How do we respond to the ways that millennials are changing the church? We’re not just talking about reaching out to newcomers; we’re talking specifically about people in their 20s and 30s – children of the information age, who shun chequing accounts for e-transfers, access Wikipedia.com for instant clarification and touch base with friends via text and Instagram while avoiding telephone land-lines altogether.
As a group, millennials have the potential to shake up the church in ways we have not seen for decades. We know they have the capacity to give, but they want their giving to have impact. It is not sufficient to “just give,” as previous generations have. More than ever, parishes need to develop annual narrative budgets and to expose millennials to the ministry of the church; they need to invite millennials to take on leadership roles that are appropriate for them.
An article in Today’s Christian last year noted that “church leadership is still dominated by those of our parents’ and grandparents’ generation, and the hierarchy is usually pretty entrenched.” This seems typical of most congregations, as older members have more time, skill and experience. The generational difference this time is that millennials aren’t prepared to wait. If denominational identification is less salient among young people and the opportunity to get involved isn’t there, they will just go elsewhere.
This new way of thinking and engaging young people will have a profound impact on the collection plate – provided one will still be passed around. Many parishes have already adopted Pre-Authorized Giving for their collections. Imagine a day when we are cashless and cheque-less. The parish of St. Mary and St. Bartholomew in Saint John, New Brunswick, seems to be ahead of the ball on this one. To my knowledge, they are the first Anglican church in Canada to install a debit and credit card machine in their narthex. As well, “giving kiosks” seem to be gaining traction with some evangelical churches in the United States. Given the use of technology across all sectors, it’s only a matter of time before they become commonplace in our parishes as well.
The Diocese of Toronto has invested considerable energy and resources in developing mobile apps for giving and an online platform that will issue a tax receipt moments after a gift has been made. Online giving has increased significantly in recent years, but we need to learn how to motivate giving on the Internet; we need to connect with young people where they tend to gather online. For the time being, direct mail continues to be a lucrative and successful medium to connect with the “duty generations.” Millennials, however, often lump all unsolicited mail into the category of junk.
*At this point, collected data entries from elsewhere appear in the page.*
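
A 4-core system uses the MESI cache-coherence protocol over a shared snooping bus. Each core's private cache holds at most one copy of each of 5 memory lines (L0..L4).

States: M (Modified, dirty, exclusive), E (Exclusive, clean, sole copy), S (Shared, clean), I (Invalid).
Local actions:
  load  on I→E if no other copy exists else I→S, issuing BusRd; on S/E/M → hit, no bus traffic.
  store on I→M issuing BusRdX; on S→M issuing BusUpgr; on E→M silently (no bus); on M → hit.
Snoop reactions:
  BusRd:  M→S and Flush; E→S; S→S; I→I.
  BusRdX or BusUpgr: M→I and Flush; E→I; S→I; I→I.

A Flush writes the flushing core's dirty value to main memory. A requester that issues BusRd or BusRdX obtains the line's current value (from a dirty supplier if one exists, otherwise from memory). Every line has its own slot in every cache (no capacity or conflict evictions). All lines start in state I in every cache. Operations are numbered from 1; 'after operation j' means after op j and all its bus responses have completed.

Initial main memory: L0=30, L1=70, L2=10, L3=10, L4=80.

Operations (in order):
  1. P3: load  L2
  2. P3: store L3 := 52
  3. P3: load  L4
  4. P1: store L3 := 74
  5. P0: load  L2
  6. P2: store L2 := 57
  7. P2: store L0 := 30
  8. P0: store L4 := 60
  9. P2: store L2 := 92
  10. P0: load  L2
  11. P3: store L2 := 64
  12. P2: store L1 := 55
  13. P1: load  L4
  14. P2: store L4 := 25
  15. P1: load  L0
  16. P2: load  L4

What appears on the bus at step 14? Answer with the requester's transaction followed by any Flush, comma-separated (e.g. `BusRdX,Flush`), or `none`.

bus = BusRdX

step 1: P3: load  L2  ⟶  IIIE  (L2)  txn=BusRd  M[L2]=10
step 2: P3: store L3 := 52  ⟶  IIIM  (L3)  txn=BusRdX  M[L3]=10
step 3: P3: load  L4  ⟶  IIIE  (L4)  txn=BusRd  M[L4]=80
step 4: P1: store L3 := 74  ⟶  IMII  (L3)  txn=BusRdX+Flush  M[L3]=52
step 5: P0: load  L2  ⟶  SIIS  (L2)  txn=BusRd  M[L2]=10
step 6: P2: store L2 := 57  ⟶  IIMI  (L2)  txn=BusRdX  M[L2]=10
step 7: P2: store L0 := 30  ⟶  IIMI  (L0)  txn=BusRdX  M[L0]=30
step 8: P0: store L4 := 60  ⟶  MIII  (L4)  txn=BusRdX  M[L4]=80
step 9: P2: store L2 := 92  ⟶  IIMI  (L2)  txn=∅  M[L2]=10
step 10: P0: load  L2  ⟶  SISI  (L2)  txn=BusRd+Flush  M[L2]=92
step 11: P3: store L2 := 64  ⟶  IIIM  (L2)  txn=BusRdX  M[L2]=92
step 12: P2: store L1 := 55  ⟶  IIMI  (L1)  txn=BusRdX  M[L1]=70
step 13: P1: load  L4  ⟶  SSII  (L4)  txn=BusRd+Flush  M[L4]=60
step 14: P2: store L4 := 25  ⟶  IIMI  (L4)  txn=BusRdX  M[L4]=60
step 15: P1: load  L0  ⟶  ISSI  (L0)  txn=BusRd+Flush  M[L0]=30
step 16: P2: load  L4  ⟶  IIMI  (L4)  txn=∅  M[L4]=60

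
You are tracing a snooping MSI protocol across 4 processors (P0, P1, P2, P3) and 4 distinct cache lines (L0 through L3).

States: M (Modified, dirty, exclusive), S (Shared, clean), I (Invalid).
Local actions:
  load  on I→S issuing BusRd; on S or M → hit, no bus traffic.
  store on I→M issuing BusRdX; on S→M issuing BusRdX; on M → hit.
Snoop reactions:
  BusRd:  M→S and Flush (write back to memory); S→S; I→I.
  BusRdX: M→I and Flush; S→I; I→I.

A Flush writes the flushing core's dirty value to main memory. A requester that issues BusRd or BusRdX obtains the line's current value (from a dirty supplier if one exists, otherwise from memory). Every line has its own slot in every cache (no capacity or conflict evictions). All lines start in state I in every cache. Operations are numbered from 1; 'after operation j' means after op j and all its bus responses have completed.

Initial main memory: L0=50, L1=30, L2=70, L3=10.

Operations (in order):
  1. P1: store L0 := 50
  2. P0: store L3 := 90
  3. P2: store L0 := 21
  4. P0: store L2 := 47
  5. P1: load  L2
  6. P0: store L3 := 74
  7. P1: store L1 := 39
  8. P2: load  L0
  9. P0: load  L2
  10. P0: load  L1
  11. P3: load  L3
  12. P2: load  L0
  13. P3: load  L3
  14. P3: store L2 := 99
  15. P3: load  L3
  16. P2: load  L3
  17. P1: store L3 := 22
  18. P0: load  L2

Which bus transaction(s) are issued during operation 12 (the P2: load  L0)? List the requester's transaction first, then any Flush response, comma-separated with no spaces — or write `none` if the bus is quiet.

bus = none

  op1 P1: store L0 := 50 → I/M/I/I on L0; bus BusRdX; mem=50
  op2 P0: store L3 := 90 → M/I/I/I on L3; bus BusRdX; mem=10
  op3 P2: store L0 := 21 → I/I/M/I on L0; bus BusRdX Flush; mem=50
  op4 P0: store L2 := 47 → M/I/I/I on L2; bus BusRdX; mem=70
  op5 P1: load  L2 → S/S/I/I on L2; bus BusRd Flush; mem=47
  op6 P0: store L3 := 74 → M/I/I/I on L3; bus (none); mem=10
  op7 P1: store L1 := 39 → I/M/I/I on L1; bus BusRdX; mem=30
  op8 P2: load  L0 → I/I/M/I on L0; bus (none); mem=50
  op9 P0: load  L2 → S/S/I/I on L2; bus (none); mem=47
  op10 P0: load  L1 → S/S/I/I on L1; bus BusRd Flush; mem=39
  op11 P3: load  L3 → S/I/I/S on L3; bus BusRd Flush; mem=74
  op12 P2: load  L0 → I/I/M/I on L0; bus (none); mem=50
  op13 P3: load  L3 → S/I/I/S on L3; bus (none); mem=74
  op14 P3: store L2 := 99 → I/I/I/M on L2; bus BusRdX; mem=47
  op15 P3: load  L3 → S/I/I/S on L3; bus (none); mem=74
  op16 P2: load  L3 → S/I/S/S on L3; bus BusRd; mem=74
  op17 P1: store L3 := 22 → I/M/I/I on L3; bus BusRdX; mem=74
  op18 P0: load  L2 → S/I/I/S on L2; bus BusRd Flush; mem=99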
All of this is to say that demographic change is impacting the way that people give. In the not too distant future, we can expect a church where the collection plate will not be passed, where everyone in the congregation will be giving through Pre-Authorized Giving, where churches will have giving kiosks in the narthex, where financial planning is taught side-by-side with stewardship education, and where all program registration will be done online. Millennials are ushering in a whole new way to give to ministry. We need not fear the change, but it is coming.